Peter Busch – Kreuz des Südens (Southern Cross)

Imagine you have a surprise egg in front of you.
You tear open the foil, crack the chocolate in half, and reveal the yellow plastic egg inside. Maybe you are a bit excited – collector's figurine or mini crane as a kit: one does not (yet) know. In short: in eager anticipation, you have uncovered three layers in order to get to what's behind. Congratulations! You are actually in that very situation right now:
a conglomerate of surprise moments, paired with the joy of discovery. You've already removed the foil with your gallery entry, now you can continue layer by layer and experience surprises.
Because Peter Busch's works have surprised me. For years now. And they just don't stop. Here's a detail that certainly wasn't on this painting yesterday; there, a shadowy hint that activates associations and sends thoughts on expeditions. Peter Busch's works have taken me traveling through the country, tracing his hidden wall painting on the grounds of the Baumwollspinnerei or even opening already closed exhibition rooms (legally!), they have led me to his friends and my friends to him.

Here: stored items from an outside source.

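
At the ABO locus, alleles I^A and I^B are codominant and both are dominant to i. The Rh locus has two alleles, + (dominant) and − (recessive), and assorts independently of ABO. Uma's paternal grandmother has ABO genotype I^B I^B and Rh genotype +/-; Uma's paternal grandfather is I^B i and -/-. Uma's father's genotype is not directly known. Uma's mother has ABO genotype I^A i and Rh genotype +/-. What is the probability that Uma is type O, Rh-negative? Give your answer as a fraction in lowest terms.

Uma's father's ABO genotype from I^B I^B × I^B i: 1/2 I^B I^B, 1/2 I^B i.
Crossing each possibility with the mother I^A i and summing P(type O): 1/2·0 + 1/2·1/4 = 1/8.
Similarly for Rh via the father's Rh distribution: P(Rh-) = 3/8.
Independent loci: 1/8 × 3/8 = 3/64.

3/64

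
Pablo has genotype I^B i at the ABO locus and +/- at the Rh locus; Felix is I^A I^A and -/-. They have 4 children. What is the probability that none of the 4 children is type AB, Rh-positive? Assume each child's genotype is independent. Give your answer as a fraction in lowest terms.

ABO cross I^B i × I^A I^A → 1/2 A, 1/2 AB.
Rh cross +/- × -/- → 1/2 Rh+, 1/2 Rh-; so P(type AB, Rh-positive) = 1/2 × 1/2 = 1/4 per child.
P(not type AB, Rh-positive) = 3/4 for one child; (3/4)^4 = 81/256.

81/256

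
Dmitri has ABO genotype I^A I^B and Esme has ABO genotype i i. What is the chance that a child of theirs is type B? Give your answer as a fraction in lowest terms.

ABO cross I^A I^B × i i → offspring phenotypes: 1/2 A, 1/2 B.
So P(type B) = 1/2.

1/2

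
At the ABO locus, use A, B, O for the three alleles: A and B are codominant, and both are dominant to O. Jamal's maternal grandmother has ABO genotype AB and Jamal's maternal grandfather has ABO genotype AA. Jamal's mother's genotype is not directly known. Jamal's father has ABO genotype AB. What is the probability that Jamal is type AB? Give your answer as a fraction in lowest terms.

1/2

Jamal's mother's ABO genotype from AB × AA: 1/2 AA, 1/2 AB.
Crossing each possibility with the father AB and summing P(type AB): 1/2·1/2 + 1/2·1/2 = 1/2.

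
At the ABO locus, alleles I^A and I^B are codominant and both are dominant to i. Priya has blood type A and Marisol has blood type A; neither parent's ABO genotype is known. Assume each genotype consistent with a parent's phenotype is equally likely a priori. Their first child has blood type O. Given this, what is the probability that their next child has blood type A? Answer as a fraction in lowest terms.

3/4

Possible genotypes: Priya ∈ {I^A I^A, I^A i}; Marisol ∈ {I^A I^A, I^A i}.
Weight each parental genotype pair by prior × P(type-O child):
  I^A i × I^A i: posterior weight 1; P(next child type A) = 3/4.
Weighted sum = 3/4.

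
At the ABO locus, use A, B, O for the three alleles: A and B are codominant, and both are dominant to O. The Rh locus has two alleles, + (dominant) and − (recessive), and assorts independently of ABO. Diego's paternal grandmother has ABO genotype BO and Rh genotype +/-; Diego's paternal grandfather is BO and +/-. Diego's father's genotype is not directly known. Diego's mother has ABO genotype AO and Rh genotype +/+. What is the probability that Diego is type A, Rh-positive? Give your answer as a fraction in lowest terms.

Diego's father's ABO genotype from BO × BO: 1/4 BB, 1/2 BO, 1/4 OO.
Crossing each possibility with the mother AO and summing P(type A): 1/4·0 + 1/2·1/4 + 1/4·1/2 = 1/4.
Similarly for Rh via the father's Rh distribution: P(Rh+) = 1.
Independent loci: 1/4 × 1 = 1/4.

1/4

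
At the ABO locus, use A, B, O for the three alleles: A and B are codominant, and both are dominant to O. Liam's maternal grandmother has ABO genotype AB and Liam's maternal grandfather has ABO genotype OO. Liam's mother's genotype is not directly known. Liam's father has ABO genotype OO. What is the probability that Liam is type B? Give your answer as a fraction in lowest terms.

1/4

Liam's mother's ABO genotype from AB × OO: 1/2 AO, 1/2 BO.
Crossing each possibility with the father OO and summing P(type B): 1/2·0 + 1/2·1/2 = 1/4.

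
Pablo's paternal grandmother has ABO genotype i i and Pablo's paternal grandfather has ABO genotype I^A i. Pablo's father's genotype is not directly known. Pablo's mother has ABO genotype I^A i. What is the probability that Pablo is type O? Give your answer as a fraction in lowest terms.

Pablo's father's ABO genotype from i i × I^A i: 1/2 I^A i, 1/2 i i.
Crossing each possibility with the mother I^A i and summing P(type O): 1/2·1/4 + 1/2·1/2 = 3/8.

3/8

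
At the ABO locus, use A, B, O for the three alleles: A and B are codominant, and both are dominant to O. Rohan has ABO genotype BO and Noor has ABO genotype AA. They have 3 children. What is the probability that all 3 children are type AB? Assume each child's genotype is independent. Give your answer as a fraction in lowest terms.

1/8

ABO cross BO × AA → 1/2 A, 1/2 AB.
So P(type AB) = 1/2 per child.
All 3 independent: (1/2)^3 = 1/8.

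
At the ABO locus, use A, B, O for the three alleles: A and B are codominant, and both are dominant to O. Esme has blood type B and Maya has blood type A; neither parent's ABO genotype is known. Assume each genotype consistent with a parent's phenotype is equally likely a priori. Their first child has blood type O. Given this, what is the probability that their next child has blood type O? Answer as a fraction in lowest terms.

Possible genotypes: Esme ∈ {BB, BO}; Maya ∈ {AA, AO}.
Weight each parental genotype pair by prior × P(type-O child):
  BO × AO: posterior weight 1; P(next child type O) = 1/4.
Weighted sum = 1/4.

1/4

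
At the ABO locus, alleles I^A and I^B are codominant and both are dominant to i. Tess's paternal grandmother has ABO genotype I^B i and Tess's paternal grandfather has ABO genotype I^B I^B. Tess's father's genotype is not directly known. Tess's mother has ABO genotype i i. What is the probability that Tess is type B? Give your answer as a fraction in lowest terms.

Tess's father's ABO genotype from I^B i × I^B I^B: 1/2 I^B I^B, 1/2 I^B i.
Crossing each possibility with the mother i i and summing P(type B): 1/2·1 + 1/2·1/2 = 3/4.

3/4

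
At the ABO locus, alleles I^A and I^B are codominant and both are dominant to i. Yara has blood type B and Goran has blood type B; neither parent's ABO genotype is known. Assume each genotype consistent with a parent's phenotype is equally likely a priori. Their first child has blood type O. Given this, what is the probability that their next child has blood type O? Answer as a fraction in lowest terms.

Possible genotypes: Yara ∈ {I^B I^B, I^B i}; Goran ∈ {I^B I^B, I^B i}.
Weight each parental genotype pair by prior × P(type-O child):
  I^B i × I^B i: posterior weight 1; P(next child type O) = 1/4.
Weighted sum = 1/4.

1/4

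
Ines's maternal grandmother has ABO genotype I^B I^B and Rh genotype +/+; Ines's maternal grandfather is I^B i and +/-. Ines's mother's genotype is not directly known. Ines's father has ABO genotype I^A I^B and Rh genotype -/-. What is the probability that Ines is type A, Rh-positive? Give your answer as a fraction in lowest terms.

3/32

Ines's mother's ABO genotype from I^B I^B × I^B i: 1/2 I^B I^B, 1/2 I^B i.
Crossing each possibility with the father I^A I^B and summing P(type A): 1/2·0 + 1/2·1/4 = 1/8.
Similarly for Rh via the mother's Rh distribution: P(Rh+) = 3/4.
Independent loci: 1/8 × 3/4 = 3/32.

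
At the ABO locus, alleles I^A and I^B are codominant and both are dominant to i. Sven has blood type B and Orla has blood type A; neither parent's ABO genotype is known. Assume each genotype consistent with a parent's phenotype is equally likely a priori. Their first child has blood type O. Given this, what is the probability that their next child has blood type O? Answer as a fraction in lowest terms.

1/4

Possible genotypes: Sven ∈ {I^B I^B, I^B i}; Orla ∈ {I^A I^A, I^A i}.
Weight each parental genotype pair by prior × P(type-O child):
  I^B i × I^A i: posterior weight 1; P(next child type O) = 1/4.
Weighted sum = 1/4.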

A scholarship brought Peter Busch a longer stay in Hamburg in 2022/23. Their artistic creations feed into the current exhibition. On these paintings one encounters figures who are in the midst of their respective actions, in which we are allowed to participate for a moment – as if someone had stopped time with a brief call.
Busch's works are strangely unobtrusive. They peek around the corner with subtle observations, as if they wanted to get a feel for it first, who is paying attention to them.
They are not in a hurry, let alone in need of taking center stage. Discreetly and confidently, someone is at work in these pictures who must have a very fine gift for observation. Someone who can lend maximum mimic expressiveness to faces that are barely figuratively concrete. Someone who can unfold entire networks of relationships between people (and animals) through constellations of colored areas.
Peter Busch seems to me to be more of the type whose interest is aroused by the mini crane truck in the surprise egg. Disregarding the rolled-up instructions, he presumably installs hydraulics into it with concentrated naturalness, which will not be worth mentioning to him.
His art, however, is not only worthy of mention, but above all worth of multi-layered observation.
Incidentally, you can recognize the surprise egg expert by the fact that he tries to get an idea of the contents in advance by slightly shaking and listening, which creates an additional level of suspense. I wouldn't be surprised to see one or the other wandering through the exhibition eavesdropping to Peter Busch's paintings.